No Exit

I’ve been thinking about consensus and complacency. I know of people who think that B&W has too much in the way of consensus and thereby risks smug complacency. That’s true enough, but I don’t quite know what can be done about it, or even if anything should be done about it (that’s what I’ve been thinking about). It seems to me that as soon as I try to figure out what (if anything) can be done about it, I immediately get into a regress, which engenders feelings of deep hopelessness and futility (along with hunger). It may be that from a moral point of view, feelings of hopelessness and futility (and hunger) are preferable to smug complacency; but from other points of view, I’m not sure they are.

Here’s why I get into the regress. It seems to me that B&W’s* only really basic commitment – and thus all it can really risk being complacent about – is to rational inquiry. To rational inquiry of whatever kind; to using whatever tools and methods are needed to investigate whatever particular question needs investigating – including whether or not B&W is smug and complacent, and whether consensus on the need for and value of rational inquiry necessarily leads to smug complacency. And right there, two seconds into the inquiry, we smack into the regress, and I don’t see how we can get out of it. How can we tell whether or not B&W is smugly complacent except by trying to find out? By trying to find out by inquiry? But if we do that we’re just displaying the consensus again, smugly and complacently. But what else can we do? What is there other than rational inquiry? Faith? Revelation? Authority? Intuition? Blind commitment? Hunch? Insight? Mystical experience? But those simply don’t seem the right (the most reliable, the most testable, the most likely to be accurate) way to find out the truth of the matter. No doubt it’s smug and complacent of me to say and to think that – I can see that in a way it is by definition – but I still don’t see any good alternative. To rely on faith or revelation would be credulous and reckless and fundamentally incompetent, in the sense of using the wrong tools for a particular job.

So I seem to be stuck. It seems to me that B&W is not (necessarily) smug and complacent, because the basic idea it is committed to is, to the best of its (my) knowledge, the only one that’s a valid option – so it’s a forced choice – so not really a source of smugness. We don’t really feel smug when we pick up a garlic press instead of a chainsaw when we have some garlic to squash. Not unless we’re terribly hard up for reasons to feel smug (in which case no one should begrudge us, because really, how sad, don’t you think?).

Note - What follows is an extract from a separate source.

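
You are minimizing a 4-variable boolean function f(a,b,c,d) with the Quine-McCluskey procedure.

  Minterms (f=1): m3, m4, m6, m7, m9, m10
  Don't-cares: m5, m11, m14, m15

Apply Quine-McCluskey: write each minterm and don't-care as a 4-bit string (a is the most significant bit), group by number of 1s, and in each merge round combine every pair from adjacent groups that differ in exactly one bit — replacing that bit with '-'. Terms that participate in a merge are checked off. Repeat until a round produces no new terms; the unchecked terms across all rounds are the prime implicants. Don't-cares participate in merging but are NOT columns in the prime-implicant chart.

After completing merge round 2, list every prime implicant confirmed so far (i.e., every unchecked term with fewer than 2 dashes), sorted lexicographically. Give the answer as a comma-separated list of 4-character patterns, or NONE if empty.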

It’s as if someone said, ‘what colour is that shirt?’ You have two choices – you can guess, or you can look. You think you’re more likely to give an accurate answer if you look. Is it smug and complacent to think that?

The other issue is that in a world where lots of people guess, and not only guess but make a virtue of guessing, and chastise people who look instead of guessing – the result may well be that the people who look will feel superior to the guessers (and, as a matter of fact, the guessers will feel superior to the lookers). If that is the sense of smug and complacent that is meant, it’s true enough: no doubt that is a risk. But how can it be helped? What is to be done? Should we start arguing in favour of guessing in order to avoid feeling superior to guessers? (What of the risk then of feeling superior to lookers? Should we just alternate every few minutes? But then wouldn’t we get dizzy and start dropping things?) But is that a good reason to do that? If we think rational inquiry really is the best way to find out things (and we think finding out things is worth doing) then is it sensible to do the opposite simply to prevent ourselves from (possibly) feeling superior? Isn’t that doing a large bad in order to prevent a comparatively trivial bad?

And the logic of doing things we don’t actually believe in in order to avoid smugness is tricky – because anything can prompt such feelings – so at that rate we should never do anything. Never learn anything, acquire any skill, form any opinion – we should be so humble and self-abnegating that we don’t exist at all. Which seems safe, but a bit pointless.

*I keep saying B&W, which is a bit absurd, because B&W c’est moi, there isn’t anyone else here – so why don’t I just say ‘I’? It seems coy to say B&W if I mean me. But I don’t really mean me, I mean B&W, so that’s what I say. B&W seems like something bigger than mere me – which it is, actually, because a lot of other people write for it, and I assume they do that because of the nature of B&W, which is created partly by those very people who write for it, in a continuing expansive process. Okay that’s why I say B&W. Though it’s also because it was two people when it was founded, so I formed the habit of thinking of it and referring to it that way; it’s taken me a long time to break the habit of using the plural first-person pronoun.